Journal: bioRxiv
Article Title: Parallel and dynamic attention allocation during natural reading
doi: 10.1101/2025.05.27.656336
Figure Lengend Snippet: Each trial began with a fixation-cross at the screen centre, followed by a “starting box” on the left. Fixating on the starting box would trigger the sentence onset. Participants ( n = 42) were instructed to read 188 sentences silently and then gaze at the “ending box” at the screen bottom to trigger the sentence offset. Randomly, 25% of trails included a simple comprehension question requiring a button response. Each sentence contained one or two target words, either of low or high lexical frequency. The target words were unpredictable from the prior context and all sentences were plausible. RIFT was applied by continuously flickering rectangle patches underneath the target and post-target words at frequencies f t and f p respectively (60 and 65 Hz sine waves, balanced across participants).

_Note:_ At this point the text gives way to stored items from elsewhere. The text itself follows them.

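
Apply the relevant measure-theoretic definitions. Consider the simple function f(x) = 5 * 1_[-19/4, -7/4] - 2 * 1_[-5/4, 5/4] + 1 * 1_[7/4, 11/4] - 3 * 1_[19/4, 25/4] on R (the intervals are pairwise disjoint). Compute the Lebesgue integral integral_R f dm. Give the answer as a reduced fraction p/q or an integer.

For a simple function f = sum_i c_i * 1_{A_i} with disjoint A_i,
  integral f dm = sum_i c_i * m(A_i).
Lengths of the A_i:
  m(A_1) = -7/4 - (-19/4) = 3.
  m(A_2) = 5/4 - (-5/4) = 5/2.
  m(A_3) = 11/4 - 7/4 = 1.
  m(A_4) = 25/4 - 19/4 = 3/2.
Contributions c_i * m(A_i):
  (5) * (3) = 15.
  (-2) * (5/2) = -5.
  (1) * (1) = 1.
  (-3) * (3/2) = -9/2.
Total: 15 - 5 + 1 - 9/2 = 13/2.

13/2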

A Gaussian mask was applied over the patch to smooth the sharp luminance changes around the edges to reduce their visibility across saccades. Two discs were positioned at the bottom corners of the screen, with their luminance oscillating at sine waves of f t and f p separately throughout the entire trial. These discs were covered by two photodiodes, and, during sentence presentation, their luminance changes mirrored those of the patches beneath the flickering words. Eye tracker and MEG data were acquired simultaneously. ITI, inter-trial interval.
Article Snippet: The MEG data analysis was conducted using MATLAB R2020a (Mathworks Inc, USA), incorporating the FieldTrip toolbox (version 20200220; Oostenveld et al., 2011), the FLUX MEG analysis pipeline , and custom-made scripts.